While galvanised by weeks of protests over the Socialist government’s labour reforms seen as threatening workers’ rights, the separate Up All Night (Nuit Debout) movement is an omnibus of causes.
Participants may be fighting for the environment, against Islamophobia and homophobia, for better housing, against unhealthy food — or all of the above.
In the wake of the November jihadist attacks in Paris, many are also opposed to the state of emergency that remains in effect.
Up All Night — begun in Paris and now picked up to around 50 other cities across France, as well as to Belgium and Spain — means occupying central city squares overnight and vacating them in the morning.
“Get Indignant!” is painted on a paving stone in the vast Paris square, a nod to Spain’s Indignados, who gave rise to the far-left Podemos party.
Up All Night also emulates the anti-capitalist Occupy movement and Greece’s anti-austerity 700 Euro Generation.
“We haven’t seen this for a long time,” said Emeric Degui, 33, an activist with Desobeir (Disobey). The protests against the labour reforms have “awakened awareness”.
The atmosphere is festive, with street theatre and music, a variety of food stalls and many people swigging beers.
But the organisation is disciplined, with daily general assemblies and a variety of committees handling practical and political themes.
Speakers take turns at the podium supposedly limited to two minutes, though prominent economist Frederic Lordon, one of the instigators of the movement, took a bit longer, receiving a thunderous welcome.
“Something is arising,” he said. “We are doing something. But what? Without political demands, the movement will die out.”
– ‘Lots of unknowns’ –
Elsewhere in Paris, students have been at the forefront of weeks of sometimes violent protests over the Socialist government’s labour reforms, which will make it easier for struggling companies to fire people.
The reforms, which have already been diluted once in a bid to placate critics, are considered unlikely to achieve their stated goal of reining in unemployment, which stands at 25 percent among young people.

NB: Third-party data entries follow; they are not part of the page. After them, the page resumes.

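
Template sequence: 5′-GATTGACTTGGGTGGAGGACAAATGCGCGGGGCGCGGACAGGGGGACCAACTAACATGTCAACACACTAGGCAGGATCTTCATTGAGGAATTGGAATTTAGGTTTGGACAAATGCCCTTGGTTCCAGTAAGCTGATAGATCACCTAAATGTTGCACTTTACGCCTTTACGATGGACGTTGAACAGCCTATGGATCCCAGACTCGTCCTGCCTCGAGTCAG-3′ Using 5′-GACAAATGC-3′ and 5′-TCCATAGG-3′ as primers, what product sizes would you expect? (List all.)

The forward primer GACAAATGC matches the top strand at positions 18–26, 107–115.
The reverse primer's reverse complement is CCTATGGA, matching at positions 186–193.
Each forward site pairs with the reverse site to give a product ending at position 193: sizes 176, 87 bp.

176 bp, 87 bp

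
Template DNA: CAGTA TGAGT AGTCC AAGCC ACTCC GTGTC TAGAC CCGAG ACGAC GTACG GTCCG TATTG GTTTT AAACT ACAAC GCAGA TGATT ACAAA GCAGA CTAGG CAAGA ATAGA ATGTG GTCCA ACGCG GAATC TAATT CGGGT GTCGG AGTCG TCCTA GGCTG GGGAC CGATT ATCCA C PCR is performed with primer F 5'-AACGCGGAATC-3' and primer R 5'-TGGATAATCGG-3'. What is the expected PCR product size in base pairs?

Scanning the template, AACGCGGAATC occurs at positions 120–130; this primer anneals to the bottom strand there with its 3' end pointing downstream.
Reverse complement of the reverse primer: CCGATTATCCA. This occurs on the top strand at positions 165–175.
The product runs from position 120 to position 175, so its length is 175 − 120 + 1 = 56 bp.

56 bp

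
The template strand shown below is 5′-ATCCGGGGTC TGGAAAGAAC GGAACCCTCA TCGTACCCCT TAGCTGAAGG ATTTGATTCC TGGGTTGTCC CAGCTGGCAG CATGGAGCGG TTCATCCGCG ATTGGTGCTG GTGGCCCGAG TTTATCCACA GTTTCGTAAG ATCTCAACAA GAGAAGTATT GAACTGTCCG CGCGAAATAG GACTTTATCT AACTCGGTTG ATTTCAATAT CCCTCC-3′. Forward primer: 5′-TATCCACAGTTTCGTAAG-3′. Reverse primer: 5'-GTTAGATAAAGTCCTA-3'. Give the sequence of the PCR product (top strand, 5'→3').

5'-TATCCACAGTTTCGTAAGATCTCAACAAGAGAAGTATTGAACTGTCCGCGCGAAATAGGACTTTATCTAAC-3'

Forward primer TATCCACAGTTTCGTAAG is found on the top strand at positions 123–140.
Taking the reverse complement of GTTAGATAAAGTCCTA gives TAGGACTTTATCTAAC, found at positions 178–193 on the template; the primer anneals here to the top strand with its 3' end pointing upstream.
The product is the template from position 123 through 193 (71 bp).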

The turnout in the latest of the often tumultuous labour reform protests was down on Saturday compared with a peak of hundreds of thousands on March 31.

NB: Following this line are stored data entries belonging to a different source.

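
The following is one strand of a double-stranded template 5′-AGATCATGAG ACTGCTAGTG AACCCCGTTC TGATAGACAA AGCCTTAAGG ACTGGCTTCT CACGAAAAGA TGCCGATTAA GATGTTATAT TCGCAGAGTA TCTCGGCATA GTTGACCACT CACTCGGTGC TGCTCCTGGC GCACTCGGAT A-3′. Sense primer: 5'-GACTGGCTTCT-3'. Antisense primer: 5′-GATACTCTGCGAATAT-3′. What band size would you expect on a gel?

The forward primer matches the template at positions 50–60.
Taking the reverse complement of GATACTCTGCGAATAT gives ATATTCGCAGAGTATC, found at positions 87–102 on the template; the primer anneals here to the top strand with its 3' end pointing upstream.
Product length = (reverse-primer end) − (forward-primer start) + 1 = 102 − 50 + 1 = 53 bp.

53 bp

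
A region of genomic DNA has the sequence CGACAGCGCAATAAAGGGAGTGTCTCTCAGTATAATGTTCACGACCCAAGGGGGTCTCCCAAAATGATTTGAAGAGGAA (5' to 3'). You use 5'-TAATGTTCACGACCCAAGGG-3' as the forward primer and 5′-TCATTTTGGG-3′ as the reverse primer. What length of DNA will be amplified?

Scanning the template, TAATGTTCACGACCCAAGGG occurs at positions 33–52; this primer anneals to the bottom strand there with its 3' end pointing downstream.
Reverse complement of the reverse primer: CCCAAAATGA. This occurs on the top strand at positions 58–67.
Amplicon spans positions 33–67: 35 bp.

35 bp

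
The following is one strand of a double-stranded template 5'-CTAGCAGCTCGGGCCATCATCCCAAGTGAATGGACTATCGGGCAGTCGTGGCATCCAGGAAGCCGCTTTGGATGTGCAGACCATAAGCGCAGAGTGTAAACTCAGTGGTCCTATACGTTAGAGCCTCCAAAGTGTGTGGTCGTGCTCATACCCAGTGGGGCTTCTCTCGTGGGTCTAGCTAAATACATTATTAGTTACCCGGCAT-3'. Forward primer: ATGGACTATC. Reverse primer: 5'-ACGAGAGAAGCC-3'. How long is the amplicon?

The forward primer matches the template at positions 30–39.
Reverse complement of the reverse primer: GGCTTCTCTCGT. This occurs on the top strand at positions 159–170.
Product length = (reverse-primer end) − (forward-primer start) + 1 = 170 − 30 + 1 = 141 bp.

141 bp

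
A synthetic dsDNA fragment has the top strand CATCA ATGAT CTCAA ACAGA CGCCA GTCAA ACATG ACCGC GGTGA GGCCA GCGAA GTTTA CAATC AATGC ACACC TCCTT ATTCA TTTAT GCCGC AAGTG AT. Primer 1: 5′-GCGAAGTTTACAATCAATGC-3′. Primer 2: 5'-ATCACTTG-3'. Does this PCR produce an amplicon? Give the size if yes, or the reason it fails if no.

Primer 1 (GCGAAGTTTACAATCAATGC) matches the top strand at positions 51–70; it acts as a forward primer.
Primer 2's reverse complement is CAAGTGAT, matching the top strand at positions 95–102; it acts as a reverse primer.
The 3' ends face each other across positions 51–102, giving a 52 bp product.

Yes — a 52 bp product.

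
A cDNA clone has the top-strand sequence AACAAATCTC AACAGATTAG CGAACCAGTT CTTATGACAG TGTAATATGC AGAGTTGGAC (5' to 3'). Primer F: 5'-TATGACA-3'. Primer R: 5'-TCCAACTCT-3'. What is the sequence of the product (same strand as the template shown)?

5'-TATGACAGTGTAATATGCAGAGTTGGA-3'

Forward primer TATGACA is found on the top strand at positions 33–39.
Reverse complement of the reverse primer: AGAGTTGGA. This occurs on the top strand at positions 51–59.
The product is the template from position 33 through 59 (27 bp).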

But Saturday’s Up All Night crowd in Paris, at around 2,000 despite rainy whether, was twice as high as a few nights earlier.
The government has taken a benign but dismissive attitude towards the movement, which has seen no violence in contrast to the street protests against the labour reforms.
An exception occurred late Saturday, when several hundred people headed from the Place de la Republique towards the central Paris home of Prime Minister Manuel Valls but were turned away by riot police using tear gas. Valls was not home at the time.
“I don’t dispute the fact that… people need to ask questions and that should be respected,” government spokesman Stephane Le Foll said Wednesday. “There’s no need for concern.”
Sociologist Albert Ogien told AFP: “It’s a modern form of political action, outside of parties, unions, without leaders, without an agenda that says ‘we are discussing among citizens what needs to be done’.”
But left-wing activist and filmmaker Francois Ruffin, another architect of Up All Night, said: “It’s not a spontaneous movement. There’s been a lot of work, meetings… It’s a voluntary movement that has tapped a latent desire to overcome resignation (to the status quo).”
The movement is still in its early stages, and “has to mature,” said Ruffin, who directed a recent hit film about outsourcing labour. “There are lots of unknowns.”